Kvezereli-Kopadze M A, Kvezereli-Kopadze A N, Mtvarelidze Z G
Georgian Med News. 2009 Sep(174):50-5.
Idiopathic thrombocytopenic purpura (ITP) of Childhood is a common hemorrhagic diathesis. The purpose of the present work is to summarize the results of 20-year observation over children suffering ITP, to record certain progress in diagnosing and treatment of this disease and to raise the problems still to be solved. The authors have been observing 181 ITP patients (girls 89, boys 92) at the age of 3 months up to 15 years. Childhood ITP mostly occurs at the age of 1 to 6 year i.e. in the so called "critical period" of immune system forming. Several peculiar cases were identified among infants and the children above 10 years old. Clinical manifestation of all the ITP patients was characterized with cutaneous hemorrhagic syndrome. 95% of childhood cases showed deep thrombocytopenia with the thrombocyte level <30X10 9/l. Most of the patients suffered acute form of ITP (87,9%). In the majority of cases illness took its normal predictable course after the glucocorticosteroid therapy. In heavy cases the combination of glucocorticosteroid and intravenous immunoglobulin is recommended. The indications of splenectomy were considered to be heavy, life -threatening, excessive bleeding, mainly in cases of chronic, steadily recurrent forms of ITP. Remissions were achieved in most of cases.

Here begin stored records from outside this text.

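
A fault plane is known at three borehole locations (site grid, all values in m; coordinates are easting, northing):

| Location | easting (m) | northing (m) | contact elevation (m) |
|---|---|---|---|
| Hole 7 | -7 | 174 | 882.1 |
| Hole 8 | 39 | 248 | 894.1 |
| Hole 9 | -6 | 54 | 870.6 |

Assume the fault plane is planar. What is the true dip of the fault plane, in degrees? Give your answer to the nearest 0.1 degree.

8.1°

Let the plane be z = a·easting + b·northing + c.
Hole 8−Hole 7: 46a + 74b = 12;  Hole 9−Hole 7: 1a − 120b = −11.5.
Solving gives a = 0.10529, b = 0.09671.
Gradient magnitude |∇z| = √(a² + b²) = √(0.01109 + 0.00935) = 0.14297.
True dip = arctan(0.14297) = 8.1°, dipping toward SW (azimuth ≈ 227°).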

儿童特发性血小板减少性紫癜(ITP)是一种常见的出血性素质。本研究的目的是总结对ITP患儿20年的观察结果,记录该疾病在诊断和治疗方面取得的某些进展,并提出仍有待解决的问题。作者观察了181例年龄在3个月至15岁之间的ITP患者(女孩89例,男孩92例)。儿童ITP大多发生在1至6岁,即免疫系统形成的所谓“关键时期”。在婴儿和10岁以上儿童中发现了几例特殊病例。所有ITP患者的临床表现均以皮肤出血综合征为特征。95%的儿童病例表现为严重血小板减少,血小板水平<30×10⁹/L。大多数患者患有急性ITP(87.9%)。在大多数情况下,糖皮质激素治疗后病情呈正常可预测的病程。在重症病例中,建议联合使用糖皮质激素和静脉注射免疫球蛋白。脾切除术的指征被认为是重症、危及生命、出血过多,主要适用于慢性、反复发作的ITP病例。大多数病例实现了缓解。